Under the Export Apple Act, apples exported from the United States into Canada have to be inspected twice before shipment. Gillibrand said that if the apples were inspected only once, it would save approximately $300 per truckload.

Last week, Rep. Bill Owens (D-N.Y.) introduced a bill, H.R. 1298, which would permit the export of apples to Canada in bulk bins without certification by the Department of Agriculture. Gillibrand said she would introduce a similar measure in the Senate.

As part of Obama’s Presidential Export Council, Gillbrand met with the Obama administration to discuss apple exports earlier this month.

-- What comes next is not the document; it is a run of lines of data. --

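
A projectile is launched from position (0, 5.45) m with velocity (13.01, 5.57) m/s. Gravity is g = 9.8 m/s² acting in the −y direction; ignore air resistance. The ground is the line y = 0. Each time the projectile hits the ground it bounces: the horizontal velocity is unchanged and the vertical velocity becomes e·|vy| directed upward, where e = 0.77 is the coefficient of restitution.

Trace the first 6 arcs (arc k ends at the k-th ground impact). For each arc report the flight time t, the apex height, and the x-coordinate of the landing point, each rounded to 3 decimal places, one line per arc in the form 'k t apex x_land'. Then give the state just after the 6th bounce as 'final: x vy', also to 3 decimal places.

1 1.766 7.033 22.981
2 1.845 4.170 46.984
3 1.421 2.472 65.466
4 1.094 1.466 79.698
5 0.842 0.869 90.656
6 0.649 0.515 99.094
final: 99.094 2.447

Arc 1: start y=5.450, vy=5.570 → t=1.766, apex=7.033, x_land=22.981, impact vy=-11.741
  bounce: vy ← 0.77·11.741 = 9.040
Arc 2: start y=0.000, vy=9.040 → t=1.845, apex=4.170, x_land=46.984, impact vy=-9.040
  bounce: vy ← 0.77·9.040 = 6.961
Arc 3: start y=0.000, vy=6.961 → t=1.421, apex=2.472, x_land=65.466, impact vy=-6.961
  bounce: vy ← 0.77·6.961 = 5.360
Arc 4: start y=0.000, vy=5.360 → t=1.094, apex=1.466, x_land=79.698, impact vy=-5.360
  bounce: vy ← 0.77·5.360 = 4.127
Arc 5: start y=0.000, vy=4.127 → t=0.842, apex=0.869, x_land=90.656, impact vy=-4.127
  bounce: vy ← 0.77·4.127 = 3.178
Arc 6: start y=0.000, vy=3.178 → t=0.649, apex=0.515, x_land=99.094, impact vy=-3.178
  bounce: vy ← 0.77·3.178 = 2.447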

“I would like to work together to exempt bulk shipments of apples to Canada from double inspection,” Gillibrand wrote in a follow-up letter to Obama on Wednesday. “This farmer friendly, streamlining practice would eliminate the unnecessary American inspection and its burdensome fee, to help expand this market for our apple producers.”

Gillibrand pointed to the fact that Congress passed a law in 1999 to exempt pears from the double inspections and argued there is no reason for apples to be treated differently.

New York is the second largest apple-producing state, behind Washington. Gillibrand and Owen said their suggestion would save New York farmers $450,000 a year.

“New York State is home to some of the world’s best apples and hardest working growers,” Gillibrand wrote. “Our farmers play a vital role in the economic development and food security of the state.”